Student teaching was a revelation.  Students would get into the swing of a lesson only to be cut off and forced to the next subject when the learning was going well.  Counselors came in and sent all other adults out.  The kids would tell me later that if they answered a question with what their parents taught them it was always wrong and that they had to make up their OWN answers. We had kids who came to us lacking even the most basic skills. Other children worked the system so they went to the counselor to talk over “their problems” and got out of math class– but we still had to find a way to teach the material to them.

Then there was the professor who outright said that the parents would get in the way of your teaching and that they were not allies but problems.  Parents as the enemy?  I really did not agree with that one!  After all, why would they be the enemy unless we were doing something that undermined them?

By the time I had my certification I knew that I did not want to put my kids in the public schools.  But I still wasn’t a home school momma.

My two oldest children started school at a private school that had a very good reputation.  I liked their teachers and the philosophy of the school.  The problem? Well, every day there was homework and I spent my evenings with my children teaching them the material that the teachers were supposed to have taught that day.

Honestly, they had my kids ALL DAY.  They got all the BEST hours of my children’s days and I had to teach the material in the evenings to my tired children when I ought to have been enjoying family time.  Where is the sense in THAT?

The last straw was when my first born came out of first grade NOT READING, from a school with a stellar reputation in teaching kids reading, and the teachers blamed ME.
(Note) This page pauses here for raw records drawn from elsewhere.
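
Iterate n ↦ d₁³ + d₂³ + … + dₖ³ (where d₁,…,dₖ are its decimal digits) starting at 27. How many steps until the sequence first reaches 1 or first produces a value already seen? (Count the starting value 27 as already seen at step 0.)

3

27 → 2³ + 7³ = 351
351 → 3³ + 5³ + 1³ = 153
153 → 1³ + 5³ + 3³ = 153  — 153 repeats.
That took 3 steps.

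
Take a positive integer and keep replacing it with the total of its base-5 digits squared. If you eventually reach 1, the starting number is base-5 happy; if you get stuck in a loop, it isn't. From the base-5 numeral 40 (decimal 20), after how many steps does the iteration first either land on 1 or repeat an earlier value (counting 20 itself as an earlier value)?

4

20 = (4,0)_5 → 4² + 0² = 16 + 0 = 16
16 = (3,1)_5 → 3² + 1² = 9 + 1 = 10
10 = (2,0)_5 → 2² + 0² = 4 + 0 = 4
4 = (4)_5 → 4² = 16  — 16 repeats.
That took 4 steps.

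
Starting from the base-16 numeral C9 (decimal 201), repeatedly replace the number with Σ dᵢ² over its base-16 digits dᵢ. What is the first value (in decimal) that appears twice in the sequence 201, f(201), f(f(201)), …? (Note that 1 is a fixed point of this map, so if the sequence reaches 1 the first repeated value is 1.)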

I decided enough.  I could teach my kids better and have more quality time with them if I chose home school.  That was the beginning of being a home school momma.

 

Comments

Why I am a Home School Momma! — 1 Comment

  1. Yep. For parents are not invested in their children’s education, I think school is better for those kids than staying home. For parents who absolutely must work, I think school is as good of a place as day care to leave children during the day. But if parents have the opportunity to home school, I think that is wonderful and certainly better for the kids. Your children are so blessed to have you!